The Gwinnett Center also has seen demand double over the past few years, but can't afford to offer free Wi-Fi because of the cost, said Joseph Dennis, the Gwinnett Center's general manager. Leaders are considering whether to seek sponsors to underwrite the costs so the facility can catch up with competitors in that area.
"We're spending $100,000 a year just on maintenance, such as replacing servers and upgrading work stations," he said. "The equipment is very expensive and only has a life span of three or four years."
Metro Atlanta is not alone. The GWCC's biggest competitors -- New Orleans, Orlando and Chicago -- have all updated their networks, including offering free Wi-Fi. Las Vegas, which runs the data-heavy Consumer Electronics Show, led the way in the expansion because of the needs of that annual event.

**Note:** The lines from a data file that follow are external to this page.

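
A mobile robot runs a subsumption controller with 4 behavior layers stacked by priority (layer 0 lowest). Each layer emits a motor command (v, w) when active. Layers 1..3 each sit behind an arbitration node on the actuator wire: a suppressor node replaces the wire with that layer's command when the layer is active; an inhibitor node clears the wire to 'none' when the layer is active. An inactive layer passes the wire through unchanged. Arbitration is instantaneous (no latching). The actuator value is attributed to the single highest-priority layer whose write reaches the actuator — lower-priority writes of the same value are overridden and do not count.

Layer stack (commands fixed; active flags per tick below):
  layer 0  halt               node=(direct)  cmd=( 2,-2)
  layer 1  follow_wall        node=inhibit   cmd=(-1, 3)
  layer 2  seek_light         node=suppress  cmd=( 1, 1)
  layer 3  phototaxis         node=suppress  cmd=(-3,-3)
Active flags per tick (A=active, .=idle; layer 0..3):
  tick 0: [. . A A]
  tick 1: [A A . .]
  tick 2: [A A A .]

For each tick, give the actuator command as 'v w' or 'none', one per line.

tick 0:
  [0] halt off; wire := none
  [1] follow_wall off; pass none
  [2] seek_light on (suppress); wire := (1, 1)
  [3] phototaxis on (suppress); wire := (-3, -3)
  output (-3, -3)
tick 1:
  [0] halt on; wire := (2, -2)
  [1] follow_wall on (inhibit); wire := none
  [2] seek_light off; pass none
  [3] phototaxis off; pass none
  output none
tick 2:
  [0] halt on; wire := (2, -2)
  [1] follow_wall on (inhibit); wire := none
  [2] seek_light on (suppress); wire := (1, 1)
  [3] phototaxis off; pass (1, 1)
  output (1, 1)

-3 -3
none
1 1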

Educating the customer about bandwidth needs is becoming a more and more important part of negotiating rent, said Karen Caro, marketing manager for Cobb Galleria. As technology advances, the specifics of what a convention wants to do -- stream live video, operate machines wirelessly or download multiple applications simultaneously -- are important to know in meeting customer needs.
"It's a continuous evolution," she said.